![]() |
Jakarta,
Khazanah – Menteri Perencanaan Pembangunan Nasional (PPN)/Kepala Bappenas,
Suharso Monoarfa menanggapi hasil kajian LPEM FEB UI yang menyatakan bahwa
Indonesia terancam gagal menjadi negara maju pada 2045.
Suharso
mengatakan, bahwa hasil kajian tersebut bisa benar-benar terjadi apabila
ekonomi Indonesia bergerak linear atau pada kisaran angka yang tetap.
"Dengan perhitungan sederhana saja menggunakan rule
of thumb angka 72, kalau kita mau dua kali lipat dari yang sekarang saja
dengan tumbuh 5% berapa lama dan seterusnya," kata Suharso di Jakarta
Pusat, Senin (20/11/2023).
Perhitungan
tersebut menurut Suharso tidak salah, namun dia tidak mau terpaku dengan angka.
"Dan
memang kalau disederhanakan seperti itu saya sedikit percaya mengenai
kemungkinan kita akan belum mencapai masuk di high ekonomi tahun 2045 kalau
pertumbuhannya seperti ini (stagnan)," sambungnya.

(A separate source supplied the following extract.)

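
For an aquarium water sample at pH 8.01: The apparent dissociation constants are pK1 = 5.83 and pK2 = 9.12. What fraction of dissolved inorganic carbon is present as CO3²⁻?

α₂ = 0.0716

α₂ = 1 / (1 + [H⁺]/K2 + [H⁺]²/(K1K2)) = 1 / (1 + 10^+1.11 + 10^-1.07)
   = 1 / (1 + 12.882 + 0.085114) = 1/13.968 = 0.07159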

Menurutnya yang perlu dilakukan adalah menggerakkan
sumber-sumber pertumbuhan.
"Sumber-sumber
pertumbuh yang paling baik bagi kita dan kesempatannya masih ada, ada di
industri. Kenapa? karena kontribusi dari industri manufaktur kita itu di bawah
20%, sekarang 18%. Kalau kita kasih naik aja ke 25% otomaticly, pertumbuhannya
tidak hanya secara kuantitas naik, kualitasnya juga," ujarnya.
Suharso
juga mengungkapkan, pertumbuhan ekonomi Indonesia sebenarnya punya potensi yang
lebih besar dibandingkan pertumbuhan pada hari ini.
"Itu
ditandai dengan angka ICOR kita yang relatif sangat tinggi sekali, kalau itu
bisa ditekan saja, maka dengan investasi rasio yang kita miliki sekarang,
sebenarnya kita bisa terbang, tumbuh di atas 5% bisa sampai dengan 6%,"
bebernya.
Sebelumnya,
LPEM FEB UI merilis white paper berjudul Dari LPEM Bagi Indonesia: Agenda
Ekonomi dan Masyarakat 2024-2029.
Dalam
White Paper tersebut terungkap bahwa Indonesia belum memenuhi syarat cukup dan
syarat perlu untuk menuju negara berpendapatan tinggi.
Fakta
menunjukkan bahwa dalam dua dekade terakhir, Indonesia mengalami pertumbuhan
ekonomi tidak pernah jauh dari 5%, pertumbuhan kredit per tahun yang tidak
pernah lebih dari 15%, dan partisipasi kerja perempuan yang mentok di angka
54%.
Selain
itu, rasio pajak terhadap Produk Domestik Bruto (PDB) yang tidak pernah
melampaui 11%, bahkan hanya 9,9% dalam satu dekade terakhir.